Advice for Female Travelers
Cultural differences mean female travelers get an unfair share of attention from local men while traveling throughout Southeast Asia. It can't be helped: local men superimpose their own culture's expectations of women onto female outsiders as well, and most local cultural expectations of women tend to lean conservative. Exposed shoulders, short shorts, and a forward attitude - stuff we take for granted in the West - are thus often misinterpreted in the worst way.
To make matters worse, in places where dark skin is the norm, fair skin is viewed as exotic and sexy - increasing the likelihood of unwanted advances.

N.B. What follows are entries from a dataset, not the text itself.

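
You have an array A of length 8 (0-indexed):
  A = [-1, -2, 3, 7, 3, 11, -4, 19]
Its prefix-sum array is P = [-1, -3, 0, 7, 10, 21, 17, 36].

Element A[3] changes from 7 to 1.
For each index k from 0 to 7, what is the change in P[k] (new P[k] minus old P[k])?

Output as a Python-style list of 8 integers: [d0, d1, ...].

Element change: A[3] 7 -> 1, delta = -6
For k < 3: P[k] unchanged, delta_P[k] = 0
For k >= 3: P[k] shifts by exactly -6
Delta array: [0, 0, 0, -6, -6, -6, -6, -6]

Answer: [0, 0, 0, -6, -6, -6, -6, -6]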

It doesn't seem fair or right to have rules that apply only to women, but it wouldn't be realistic to leave them out:
- Cover up - Cover yourself when coming off the beach. Buddhist, Muslim and Hindu cultures found in the islands are generally conservative. Topless sunbathing is looked down upon by both local men and women.
- Watch for miscommunication - Seemingly harmless gestures such as putting an arm around someone of the opposite sex can be interpreted differently across cultural divides.

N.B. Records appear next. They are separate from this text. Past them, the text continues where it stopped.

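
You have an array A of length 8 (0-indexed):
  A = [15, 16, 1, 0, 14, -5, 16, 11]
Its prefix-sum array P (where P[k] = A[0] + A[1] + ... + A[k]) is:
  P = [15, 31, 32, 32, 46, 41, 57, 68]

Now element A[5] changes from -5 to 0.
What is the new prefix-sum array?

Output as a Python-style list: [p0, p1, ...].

Answer: [15, 31, 32, 32, 46, 46, 62, 73]

Derivation:
Change: A[5] -5 -> 0, delta = 5
P[k] for k < 5: unchanged (A[5] not included)
P[k] for k >= 5: shift by delta = 5
  P[0] = 15 + 0 = 15
  P[1] = 31 + 0 = 31
  P[2] = 32 + 0 = 32
  P[3] = 32 + 0 = 32
  P[4] = 46 + 0 = 46
  P[5] = 41 + 5 = 46
  P[6] = 57 + 5 = 62
  P[7] = 68 + 5 = 73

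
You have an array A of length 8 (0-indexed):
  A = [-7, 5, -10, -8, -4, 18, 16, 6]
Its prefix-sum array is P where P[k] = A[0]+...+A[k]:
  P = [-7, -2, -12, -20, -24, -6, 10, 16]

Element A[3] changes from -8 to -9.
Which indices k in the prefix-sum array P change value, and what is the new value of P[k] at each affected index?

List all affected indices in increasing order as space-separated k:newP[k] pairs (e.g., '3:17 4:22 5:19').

P[k] = A[0] + ... + A[k]
P[k] includes A[3] iff k >= 3
Affected indices: 3, 4, ..., 7; delta = -1
  P[3]: -20 + -1 = -21
  P[4]: -24 + -1 = -25
  P[5]: -6 + -1 = -7
  P[6]: 10 + -1 = 9
  P[7]: 16 + -1 = 15

Answer: 3:-21 4:-25 5:-7 6:9 7:15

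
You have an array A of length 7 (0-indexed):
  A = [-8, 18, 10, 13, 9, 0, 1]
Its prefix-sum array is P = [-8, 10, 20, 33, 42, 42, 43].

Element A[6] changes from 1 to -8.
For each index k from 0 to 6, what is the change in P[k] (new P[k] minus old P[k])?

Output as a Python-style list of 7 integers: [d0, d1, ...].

Answer: [0, 0, 0, 0, 0, 0, -9]

Derivation:
Element change: A[6] 1 -> -8, delta = -9
For k < 6: P[k] unchanged, delta_P[k] = 0
For k >= 6: P[k] shifts by exactly -9
Delta array: [0, 0, 0, 0, 0, 0, -9]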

- Watch your Drink - Putting drugs into untended drinks is still commonplace on many of the islands. Do not accept drinks from strangers.
Political turmoil can pop up unexpectedly even in the most well-trafficked tourist places. While these feuds usually do not target foreigners, it's possible to get caught in the wrong place at the wrong time. Even peaceful protests have sometimes turned violent without warning.
Register your trip with the US State Department in case the situation deteriorates to the point of evacuation. After registering your itinerary, travel warnings for your destinations will be sent via email.
Due to the political goings-on in parts of Southeast Asia, your insurance might not cover your visits to certain spots. Before embarking on your trip, check your travel insurance for exclusions that might void your coverage.
While tsunamis and earthquakes dominate the news, less-obvious threats such as fevers, bad stomachs and severe sunburn often ruin more trips to Southeast Asia.
An abundance of exotic -- and often spicy -- food can be a shock to unsuspecting Western stomachs. While not a show-stopper, no one wants to spend unnecessary time in squat toilets. Learn how to control your stomach and avoid traveler's diarrhea.
With much of Southeast Asia situated near the equator, the sun is much less forgiving than at home.
Avoiding Things that Bite
Unfortunately, beautiful scenery and tropical weather come with a price: More things want to bite you in Southeast Asia! From surprise monkey attacks while hiking to bedbugs silently making you into dinner, use these tips to avoid becoming food for the local wildlife.
Dengue fever is prevalent throughout Southeast Asia; no vaccination exists. The best way to avoid mosquito-borne illnesses such as Japanese encephalitis and malaria is not to be bitten in the first place!
Bedbugs were once only a nightmare for budget travelers; now, they can be found even in luxury hotels.
Mischievous macaque monkeys make great subjects for photographs, but a single bite or scratch could send you to the local clinic for injections. Avoid monkey attacks.
Hiking and Trekking Safety
No trip to Southeast Asia is complete without spending some time in the beautiful rainforests or jungle. National parks and trails abound; outdoorsy travelers with a serious appetite for adventure may even choose to climb some active volcanoes in Indonesia.
Surprise weather, loose volcanic shale, and other threats have sometimes turned fun adventures into survival situations.